Imagine if Jesus had said no to the cross in the name of “self-care.” Thankfully, He didn’t.  He took the strength built from His times of intentional self-care (we’ll get to that), counted the cost and gave Himself up so that we might have abundant life (John 10:10). 

2. We think we’ll find everything we need here.

Self-care is so good.  That island is brimming with palm trees and white-sand beaches and crystal blue water.  I genuinely believe — and know from experience — that these are God-given gifts that He can use to bless and heal us.  I also know that they are not enough.  If we spend all of our time seeking the ultimate resource or practice to meet every desire, appetite and need, we’ll be left wanting.  Chances are, we may even end up right back where we started — burnt out after searching for joy and fulfillment in the gifts rather than the Giver.
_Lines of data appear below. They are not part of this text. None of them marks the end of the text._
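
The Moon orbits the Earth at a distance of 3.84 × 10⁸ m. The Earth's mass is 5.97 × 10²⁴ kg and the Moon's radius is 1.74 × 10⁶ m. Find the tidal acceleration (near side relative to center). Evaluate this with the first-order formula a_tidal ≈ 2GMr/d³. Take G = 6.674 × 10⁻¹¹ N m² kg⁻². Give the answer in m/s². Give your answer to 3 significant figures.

Δg = 2GMr/d³
   = 2 × (6.674 × 10⁻¹¹) × (5.97 × 10²⁴) × (1.74 × 10⁶) / (3.84 × 10⁸)³
   = 2.45 × 10⁻⁵ m/s²

2.45 × 10⁻⁵ m/s²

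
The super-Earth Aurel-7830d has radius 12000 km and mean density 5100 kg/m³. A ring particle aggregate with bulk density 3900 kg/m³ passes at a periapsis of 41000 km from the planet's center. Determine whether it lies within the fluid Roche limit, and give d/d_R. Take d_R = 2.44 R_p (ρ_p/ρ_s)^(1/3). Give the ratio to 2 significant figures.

outside; d/d_R ≈ 1.3

d_R = 2.44 × (12000 km) × (5100/3900)^(1/3) = 32020 km
d/d_R = (41000) / (32020) = 1.3
Since d/d_R > 1, the body is outside the Roche limit.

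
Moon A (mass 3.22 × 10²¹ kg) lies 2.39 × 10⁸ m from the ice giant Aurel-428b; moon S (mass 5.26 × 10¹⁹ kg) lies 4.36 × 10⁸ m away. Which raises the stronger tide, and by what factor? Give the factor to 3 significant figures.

Tidal acceleration ∝ M/d³, so compare M/d³ for each.
Moon A: (3.22 × 10²¹) / (2.39 × 10⁸)³ = 2.359 × 10⁻⁴
Moon S: (5.26 × 10¹⁹) / (4.36 × 10⁸)³ = 6.346 × 10⁻⁷
Ratio (larger/smaller) = 372

Moon A, by a factor of ≈ 372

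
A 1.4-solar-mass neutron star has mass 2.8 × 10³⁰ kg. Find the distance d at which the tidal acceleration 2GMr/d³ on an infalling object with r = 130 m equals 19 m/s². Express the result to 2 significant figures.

1.4 × 10⁷ m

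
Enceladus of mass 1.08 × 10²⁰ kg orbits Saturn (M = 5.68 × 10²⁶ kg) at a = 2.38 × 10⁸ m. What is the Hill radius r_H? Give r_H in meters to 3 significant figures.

r_H ≈ a (m/3M)^(1/3)
    = (2.38 × 10⁸) × (1.08 × 10²⁰ / (3 × 5.68 × 10²⁶))^(1/3)
    = 9.49 × 10⁵ m

9.49 × 10⁵ m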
“He who did not spare his own Son but gave him up for us all, how will he not also with him graciously give us all things?” (Romans 8:32)
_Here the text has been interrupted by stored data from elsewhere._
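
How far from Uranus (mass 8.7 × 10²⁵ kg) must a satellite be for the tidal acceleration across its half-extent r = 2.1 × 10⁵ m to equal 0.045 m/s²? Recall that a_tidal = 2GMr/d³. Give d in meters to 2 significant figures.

2GMr/d³ = a_tidal  ⇒  d = (2GMr / a_tidal)^(1/3)
d = (2 × 6.674×10⁻¹¹ × (8.7 × 10²⁵) × (2.1 × 10⁵) / (0.045))^(1/3)
  = 3.8 × 10⁷ m

3.8 × 10⁷ m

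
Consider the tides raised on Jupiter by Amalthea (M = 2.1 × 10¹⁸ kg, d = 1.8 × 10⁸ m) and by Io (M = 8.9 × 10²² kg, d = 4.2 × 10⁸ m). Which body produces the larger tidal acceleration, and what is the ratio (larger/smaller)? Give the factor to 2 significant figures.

Io, by a factor of ≈ 3300

Compare M/d³ for the two perturbers:
Amalthea: (2.1 × 10¹⁸) / (1.8 × 10⁸)³ = 3.601 × 10⁻⁷
Io: (8.9 × 10²²) / (4.2 × 10⁸)³ = 1.201 × 10⁻³
Ratio (larger/smaller) = 3300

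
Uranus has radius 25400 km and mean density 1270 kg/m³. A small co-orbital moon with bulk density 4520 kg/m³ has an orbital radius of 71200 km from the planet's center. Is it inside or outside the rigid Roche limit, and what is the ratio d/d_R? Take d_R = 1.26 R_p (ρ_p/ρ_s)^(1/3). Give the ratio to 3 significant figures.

outside; d/d_R ≈ 3.40

d_R = 1.26 × (25400 km) × (1270/4520)^(1/3) = 20960 km
d/d_R = (71200) / (20960) = 3.40
Since d/d_R > 1, the body is outside the Roche limit.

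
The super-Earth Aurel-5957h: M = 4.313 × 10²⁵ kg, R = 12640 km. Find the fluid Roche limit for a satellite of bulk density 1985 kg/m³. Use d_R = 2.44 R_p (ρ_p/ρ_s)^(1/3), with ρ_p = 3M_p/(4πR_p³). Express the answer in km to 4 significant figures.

42240 km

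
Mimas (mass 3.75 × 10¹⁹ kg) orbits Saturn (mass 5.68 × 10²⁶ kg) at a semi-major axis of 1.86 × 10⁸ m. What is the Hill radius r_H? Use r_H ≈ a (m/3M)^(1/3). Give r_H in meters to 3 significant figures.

r_H ≈ a (m/3M)^(1/3)
    = (1.86 × 10⁸) × (3.75 × 10¹⁹ / (3 × 5.68 × 10²⁶))^(1/3)
    = 5.21 × 10⁵ m

5.21 × 10⁵ m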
3. We don’t want to leave our island.

I love collecting souvenirs from vacations.  They serve as reminders of the beauty and refreshment I experienced there.  Let’s choose our souvenirs: the self-care practices that we can bring home and realistically implement into our daily lives.  But once we’ve selected our souvenirs, it’s time to set off again. 
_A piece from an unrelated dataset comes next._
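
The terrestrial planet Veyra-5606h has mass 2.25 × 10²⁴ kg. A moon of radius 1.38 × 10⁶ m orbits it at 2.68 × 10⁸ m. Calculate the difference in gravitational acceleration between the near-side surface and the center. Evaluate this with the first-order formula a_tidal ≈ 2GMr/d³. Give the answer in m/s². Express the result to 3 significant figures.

2.15 × 10⁻⁵ m/s²

Δa = 2GMr/d³
   = 2 × (6.674 × 10⁻¹¹) × (2.25 × 10²⁴) × (1.38 × 10⁶) / (2.68 × 10⁸)³
   = 2.15 × 10⁻⁵ m/s²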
Leighton Ford once said, “God loves us the way we are, but too much to leave us that way.” 

Jesus took time to care for Himself: He withdrew from crowds (John 10:40), spent time alone with the Father (Luke 5:15-16), enjoyed meals (John 12:2), napped (Mark 4:38)…but He didn’t stay there.  He returned to the needy masses, continued His ministry, used God’s Word for nourishment (Matthew 4:4) and awoke from his nap…just in time to calm the stormy waters. 

“THERE WILL BE SEASONS WHEN WE MAY NEED TO RETRACT BACK TO THIS PARADISE OF PEACE, A TIME FOR FOCUSING PRIMARILY ON OURSELVES.”

There will also come a time to push off from shore and swim back out into the unknown, equipped with the survival kit we’ve built during our time there. 

So, if that island of Self-Care is a place for rebuilding and refreshing to prepare us to set off toward the mainland again, how do we make sure we use our trip into self-care wisely?  How do we make sure we don’t leave behind the tools and skills we learned there?

Here are three tips before we head back out into open water:

1. Get rid of the excess baggage.

“It’s more blessed to give than to receive” (Act 20:35) — if that’s not our experience when we give and serve, it’s time to ask why.  Are we over-committed? Are we giving for the wrong reasons? Do we need a break? Even Jesus set boundaries (Luke 23:8-9).  As the saying goes, “Say no to the good so you can say yes to the best!” 

2. Enlist a fellow paddler.

Find a counselor, a trusted friend, a family member for inspiration and accountability for your new self-care skills. Jesus sought support from his friends (Matthew 26:36-46) and Scripture is filled with prayers, encouragement and commands to both give and receive from others (Proverbs 27:17; Romans 12:4-5; Romans 15:5-7).

3. Trust the Compass.

There will be more storms.  We’ll get turned around.  We’ll lose sight of dry land.  We’ll think north is south and east is west.  However, just like a trusty compass, God is unaltered by the changing winds.  He will always be a steady source of peace (John 14:27), joy (Psalm 16:11) and comfort (2 Corinthians 1:3-4).  All the other resources that He can (and does) use are ultimately from Him.  Therefore, we can place our hope in the Provider instead of the provisions themselves.

God graciously ushered me into the sanctuary of self-care, a focused season of snuggling up on that white leather couch and letting Him use resources like my counselor, safe friends, limited obligations and extra rest to not just rebuild my strength, but to create a new strength.  A new strength that would be used not for selfish purposes but for God’s purposes.

How do you see God using self-care practices to build a new strength in you?

How is He using your survival story to help bring others safely to the shore to rest in God’s grace?